SERGEANT RAY PEATTIE: That would be the way to go, lock him up, fuckin' rob him give him fuckin' 10 per cent off for a letter.

He'd expect to be fuckin' robbed.

He wouldn't complain.

CHRIS MASTERS: As the day wears on -- and sobriety wears off -- he counsels against making weekly arrangements to collect money.

SERGEANT RAY PEATTIE: Each collection will be a fuckin' danger zone.

Bad way of doing business.

CHRIS MASTERS: There are also indications of similar patterns of behaviour across State boundaries.

Corrupt police talk of an unwritten rule of hosting visiting interstate police, falsifying accommodation receipts, and being allowed to book up fictitious overtime in order to cover the costs.

When NSW police visit other States, they say they observe the same behaviour you have seen tonight.

What reason have you to believe that corruption patterns in NSW, as revealed today, do or do not exist in other States?

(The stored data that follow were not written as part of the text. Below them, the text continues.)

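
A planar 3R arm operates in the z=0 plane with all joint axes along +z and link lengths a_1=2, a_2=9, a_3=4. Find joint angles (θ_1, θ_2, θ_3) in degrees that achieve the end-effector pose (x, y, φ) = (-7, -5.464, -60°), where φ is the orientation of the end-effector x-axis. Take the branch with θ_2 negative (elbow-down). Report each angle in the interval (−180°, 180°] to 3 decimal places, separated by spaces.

-90.000 -90.001 120.001

wrist centre = target − a_3·(cos φ, sin φ) = (-9.0000, -1.9999)
cos θ_2 = (84.9996−2²−9²)/(2·2·9) = -0.0000; θ_2 = -90.0006° (elbow-down)
β = atan2(-1.9999,-9.0000) = -167.4718°; ψ = atan2(-9.0000,1.9999) = -77.4718°
θ_1 = β − ψ = -90.0000°
θ_3 = φ − θ_1 − θ_2 = 120.0006° (wrapped to (-180°,180°])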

PETER RYAN: I have no proof.

But I would say they do.

There is no doubt about that.

It is bound to happen.

NSW is not unique in any other area, but we are trying very hard to do something about it, hence the public exposure of what we are doing about it.

CHRIS MASTERS: What you have seen is most certainly a microcosm of a wider story, as will be revealed when this inquiry further unfolds.

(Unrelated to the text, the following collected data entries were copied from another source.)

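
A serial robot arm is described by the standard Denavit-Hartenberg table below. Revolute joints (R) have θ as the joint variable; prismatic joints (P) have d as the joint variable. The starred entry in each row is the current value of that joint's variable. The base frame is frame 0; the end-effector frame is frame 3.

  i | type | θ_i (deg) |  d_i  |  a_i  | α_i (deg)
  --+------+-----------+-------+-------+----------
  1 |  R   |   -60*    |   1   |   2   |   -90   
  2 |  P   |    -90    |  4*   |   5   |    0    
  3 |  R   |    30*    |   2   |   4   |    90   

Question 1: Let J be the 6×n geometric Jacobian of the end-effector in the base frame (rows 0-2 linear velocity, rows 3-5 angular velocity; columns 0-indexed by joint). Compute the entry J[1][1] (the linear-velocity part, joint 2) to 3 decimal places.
prismatic axis z_1 = (0.8660,0.5000,0.0000)
J_v[:, 1] = z_1; J_ω[:, 1] = (0,0,0)
entry J[1][1] = 0.5000

0.500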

And it is a tragic, tragic story encapsulated by the soulless lives of two in the cast of tonight's rogues gallery.

The heroin dealer Caccamo, who has operated freely for years and made millions, has nothing to show for it.

He has been regularly observed putting $3,000 to $4,000 through the poker machines at this club.

One of the corrupt police officers at nearby Manly frequently lost his share to the same machines.

CHRIS MURPHY: In an odd sort of way, the structure of life is that the pathos of the small criminal was almost the pathos of the small police officer.

CHRIS MASTERS: As this inquiry reaches further back, it will show that these patterns were established decades ago.

One of the biggest dealers on the Northern Beaches speaks of meeting at this club once a week and playing golf with a group of police who would receive weekly payments.

And by the way, within the last decade, there have been over 300 deaths by overdose in northern Sydney.

The victims, and that is all of us, have a right to be angry.

FRANK FEATHERSTONE: For the last 15 years, probably, I suppose our greatest fear was that, um, we'd never know that he'd died, that he'd be somewhere in Australia, and we'd never see our son again.

JUDY SKIPPER: You know, we've all got on our mind about terrorists at the moment.

I see these are a form of terrorists in our -- in our society.

OLGA VASSAROTI: I can't understand how these people could sell this stuff if they knew what it did to people, you know?

They're murderers, obviously, because it just kills people.

LOUISE LIN: It's terrible, because I love her, I love her more than anything in the world, I'd do anything to help her, and she doesn't want to be helped.

You put your hand out and she slaps you in the face for it.

It's just the way things are.

CHRIS MASTERS: But we should end with something that brings some relief -- an important whistleblower whose evidence partly opened up this inquiry came forward voluntarily.

NSW Internal Affairs police who have undertaken it have done so both willingly and effectively.

There is within their actions evidence of a sea change clearly overdue and still with some way to go.

PETER RYAN: We are the thief-takers, the corruption busters, and we're coming again.

There's more in the pipeline and I'm coming again, so they ought to listen to THAT message, and not just think, "Well, that's another inquiry out of the way."

Because it isn't.

I'll be coming again.

POLICEMAN: I wonder if, at the last, when you're ready to execute it, if we got the duty officer from Dee Why to handle it --

CHRIS MASTERS: The Police Integrity Commission hearings will reveal more examples of the corruption you've seen tonight, and we go out listening in to the result of another search warrant and the oh-so-appropriate car radio background music.

POLICEMAN 1: D'ya want me to start counting this while we are driving around.

ya know what I mean?

Holy fucking dooley there is a fair bit there isn't there.

POLICEMAN 2: Jesus Christ.

Sort em out into piles I reckon.

POLICEMAN 1: Fuck me dead.

I didn't know you could fit that much into an RM Williams.